Whatever holidays you celebrate during November and December, pressure often permeates. For months we are bombarded with images and advertisements that tell us how we should decorate, what we should cook and drink, what we should give, and more. It’s not that I hate this time of year, I just hate the consumerism that has taken over.
Here are my tips for keeping your holidays authentic and stress free.
- Start with your values: What is it that is important to you about the holidays? Begin with those values in mind and plan the parts that are most important to you first. For me, the holidays are about gratitude for all of the good that has happened over the past year, celebrating the gift of winter in the cycle of the year, and reflecting on accomplishments and lessons learned. Because of that, I focus on Thanksgiving (sometimes alone, sometimes with family or friends), a Winter Solstice gathering, a quiet, reflective New Year’s Eve, and spending New Year’s Day outdoors.
- Prioritize the most important facets of the holiday: Depending on your life circumstances of the moment, different facets of celebrations may be more or less important this year. Instead of replicating the way you have always celebrated, choose what matters most this year. Think back to past years. What typically causes stress? Perhaps you can eliminate that for this year, or find a way to make it easier. Maybe you begin a rotation where you travel one year and spend holidays at home the next.
- Intentionally choose to do less: Using your list of priorities, limit your to-do list to what really matters and fits with your values. Then take those items that make the list and try to simplify each one so that the value outweighs the stress it produces.
- Get back to the basics: You are not obligated to attend every event you are invited to. Setting boundaries is essential to protect your energy and leave enough down time to enjoy the rest and renewal that winter is meant to provide. A simple evening home enjoying hot chocolate as a family can serve the holidays just as well as racing from party to party.
- Simple decorations: Getting back to the basics can apply to decorating, too. A few well-chosen decorations can provide a festive feeling without being visually overstimulating or requiring a week of clean-up. Think quality versus quantity. My favorite winter decorations include greenery and white lights. I primarily decorate outdoors. It makes me happy when I turn into the driveway. That’s enough for me.
- Make the holidays less about “stuff”: Avoid the post-holiday clutter of too many gifts or gifts of random stuff. Well-thought-out purchases that fill a need or special, meaningful items make great gifts. Outside of those items, give experiences. A visit to a special place or to do a fun activity will create more memories than any Christmas stocking filled with candy and useless tchotchkes.

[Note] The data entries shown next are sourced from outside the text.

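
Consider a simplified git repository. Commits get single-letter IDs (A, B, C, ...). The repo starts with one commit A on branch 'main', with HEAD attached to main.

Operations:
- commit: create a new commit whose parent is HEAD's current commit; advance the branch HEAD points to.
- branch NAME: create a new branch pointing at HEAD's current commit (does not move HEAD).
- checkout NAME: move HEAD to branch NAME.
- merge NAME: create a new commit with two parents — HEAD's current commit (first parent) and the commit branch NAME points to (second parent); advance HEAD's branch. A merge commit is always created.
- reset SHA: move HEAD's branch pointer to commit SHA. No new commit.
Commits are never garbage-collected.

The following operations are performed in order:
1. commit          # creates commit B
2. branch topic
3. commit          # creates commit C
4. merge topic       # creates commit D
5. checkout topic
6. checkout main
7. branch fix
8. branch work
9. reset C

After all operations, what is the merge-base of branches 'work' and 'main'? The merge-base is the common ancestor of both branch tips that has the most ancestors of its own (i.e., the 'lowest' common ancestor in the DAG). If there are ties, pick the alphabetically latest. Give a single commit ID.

After op 1 (commit): HEAD=main@B [main=B]
After op 2 (branch): HEAD=main@B [main=B topic=B]
After op 3 (commit): HEAD=main@C [main=C topic=B]
After op 4 (merge): HEAD=main@D [main=D topic=B]
After op 5 (checkout): HEAD=topic@B [main=D topic=B]
After op 6 (checkout): HEAD=main@D [main=D topic=B]
After op 7 (branch): HEAD=main@D [fix=D main=D topic=B]
After op 8 (branch): HEAD=main@D [fix=D main=D topic=B work=D]
After op 9 (reset): HEAD=main@C [fix=D main=C topic=B work=D]
ancestors(work=D): ['A', 'B', 'C', 'D']
ancestors(main=C): ['A', 'B', 'C']
common: ['A', 'B', 'C']

Answer: C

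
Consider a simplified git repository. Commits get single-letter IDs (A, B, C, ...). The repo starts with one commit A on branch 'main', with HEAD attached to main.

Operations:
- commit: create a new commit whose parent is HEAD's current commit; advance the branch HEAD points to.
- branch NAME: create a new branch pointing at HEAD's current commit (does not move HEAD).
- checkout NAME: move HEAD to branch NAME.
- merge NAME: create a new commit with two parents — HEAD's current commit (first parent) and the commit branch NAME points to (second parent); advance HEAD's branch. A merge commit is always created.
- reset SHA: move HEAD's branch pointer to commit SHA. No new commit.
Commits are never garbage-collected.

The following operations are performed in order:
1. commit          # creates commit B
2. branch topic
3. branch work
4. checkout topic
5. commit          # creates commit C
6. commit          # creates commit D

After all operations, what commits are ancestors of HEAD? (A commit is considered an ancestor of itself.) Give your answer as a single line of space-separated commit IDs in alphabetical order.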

- Set a budget and stick to it: Nothing brings down the festive mood faster than receiving the January credit card bill. Limit the number of people you purchase gifts for and set a budget for each person. Keep track of what you have already bought, so you don’t end up picking up another gift for someone you already bought for. I remember years where I bought several more gifts for family members than I planned to because I saw something someone would love and bought it even though I had already bought them something. Then I would have to “even it out” by buying everyone else something else. Before I knew it, I had spent triple my budget!
- Make a feastiss with the leastest: Or at least don’t go for hostess with the mostest. Just because you are having people over to your house, it doesn’t mean you have to do everything. Make it a pot luck. Or make your meal what you want to cook – maybe something simple you can prepare ahead of time – versus the traditional meal Grandma always made.
- Forget what others will think: Holidays are not about impressing others. They are deeply personal days that create memories for you and those you wish to share them with. Don’t feel like putting up lights this year? Don’t. Don’t have the cash for the usual number of gifts? Have a conversation about doing a name draw gift exchange versus buying everyone a gift. Don’t want to celebrate at all? That’s ok.
The main point is do YOUR thing. There is enough stress in the world on a regular basis. Let’s take back our special times and do what makes us and our closest ones happy. Part of living an authentic life is owning your part in the creation and continuation of unpleasant situations and taking the steps needed to make a change.
Enjoy your holidays at the Corner of Wild and Free!